= Junge Wilde =

German-language term

The term Junge Wilde (German for "young wild ones") was originally applied to trends within the art world, and was only later used with reference to politics. At present, the term is used by German-language journalists to describe any group within a tradition that seeks to undermine established authority.

==Artistic movement==
In 1978, the Junge Wilde painting style arose in the German-speaking world in opposition to established avant garde, minimal art and conceptual art. It was linked to the similar Transavanguardia movement in Italy, the US (neo-expressionism) and France (Figuration Libre). The Junge Wilde artists painted their expressive paintings in bright, intense colors and with quick, broad brushstrokes, influenced by a professor at the Academy of Arts, Berlin, Karl Horst Hödicke (b. 1938).
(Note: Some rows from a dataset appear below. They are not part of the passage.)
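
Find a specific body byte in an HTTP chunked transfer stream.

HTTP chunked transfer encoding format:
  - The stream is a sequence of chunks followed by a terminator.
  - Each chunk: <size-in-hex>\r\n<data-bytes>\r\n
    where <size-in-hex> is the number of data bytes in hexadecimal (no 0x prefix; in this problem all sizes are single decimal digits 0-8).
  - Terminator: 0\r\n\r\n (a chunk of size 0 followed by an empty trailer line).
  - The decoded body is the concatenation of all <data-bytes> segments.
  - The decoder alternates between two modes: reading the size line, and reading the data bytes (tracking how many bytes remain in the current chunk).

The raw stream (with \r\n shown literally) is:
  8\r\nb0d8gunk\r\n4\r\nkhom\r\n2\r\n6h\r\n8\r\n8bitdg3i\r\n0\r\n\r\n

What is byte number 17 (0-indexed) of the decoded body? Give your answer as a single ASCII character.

Answer: t

Derivation:
Chunk 1: stream[0..1]='8' size=0x8=8, data at stream[3..11]='b0d8gunk' -> body[0..8], body so far='b0d8gunk'
Chunk 2: stream[13..14]='4' size=0x4=4, data at stream[16..20]='khom' -> body[8..12], body so far='b0d8gunkkhom'
Chunk 3: stream[22..23]='2' size=0x2=2, data at stream[25..27]='6h' -> body[12..14], body so far='b0d8gunkkhom6h'
Chunk 4: stream[29..30]='8' size=0x8=8, data at stream[32..40]='8bitdg3i' -> body[14..22], body so far='b0d8gunkkhom6h8bitdg3i'
Chunk 5: stream[42..43]='0' size=0 (terminator). Final body='b0d8gunkkhom6h8bitdg3i' (22 bytes)
Body byte 17 = 't'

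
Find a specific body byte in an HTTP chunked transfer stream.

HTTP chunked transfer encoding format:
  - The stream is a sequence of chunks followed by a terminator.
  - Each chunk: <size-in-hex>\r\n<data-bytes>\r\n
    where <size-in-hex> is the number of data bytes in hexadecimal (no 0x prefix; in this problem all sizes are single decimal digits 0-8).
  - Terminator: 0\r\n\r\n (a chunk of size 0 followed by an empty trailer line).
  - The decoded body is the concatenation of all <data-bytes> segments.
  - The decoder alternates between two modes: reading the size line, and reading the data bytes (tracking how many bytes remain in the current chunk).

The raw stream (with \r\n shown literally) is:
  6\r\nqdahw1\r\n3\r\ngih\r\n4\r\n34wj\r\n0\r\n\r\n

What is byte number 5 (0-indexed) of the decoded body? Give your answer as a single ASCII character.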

They were sometimes called Neue Wilde.

===Influential artists===
- Austria: Siegfried Anzinger, Erwin Bohatsch, Herbert Brandl, Gunter Damisch, Hubert Scheibl, Hubert Schmalix, G.L. Gabriel-Thieler
- Denmark: Berit Heggenhougen-Jensen, Nina Sten-Knudsen
- Germany:
  - Berlin: Luciano Castelli, Rainer Fetting, Andreas Walther, Helmut Middendorf, Salomé, Bernd Zimmer, Elvira Bach, Peter Robert Keil
  - Cologne: Hans Peter Adamski, Peter Bömmels, Walter Dahn, Jiri Georg Dokoupil, Leiko Ikemura, Gerard Kever, Gerhard Naschberger, Volker Tannert, Elias Maria Reti, Stefan Szczesny
  - Dresden: A. R. Penck
  - Düsseldorf: Moritz Reichelt, Jörg Immendorff, Albert Oehlen, Markus Oehlen, Martin Kippenberger, Markus Lüpertz, Werner Büttner, Horst Gläsker, Peter Angermann
  - Karlsruhe: Bernd Erich Gall
- Switzerland: Martin Disler
- Montreal, Quebec, Canada: Cesare Oliva

==Later usage==
The term Junge Wilde began to be used by the media in the 1990s with reference to a certain group of politicians who bucked party leadership to make their names. It was first used with reference to the German CDU party (particularly against Helmut Kohl).

Since then the term has also been applied to members of other parties.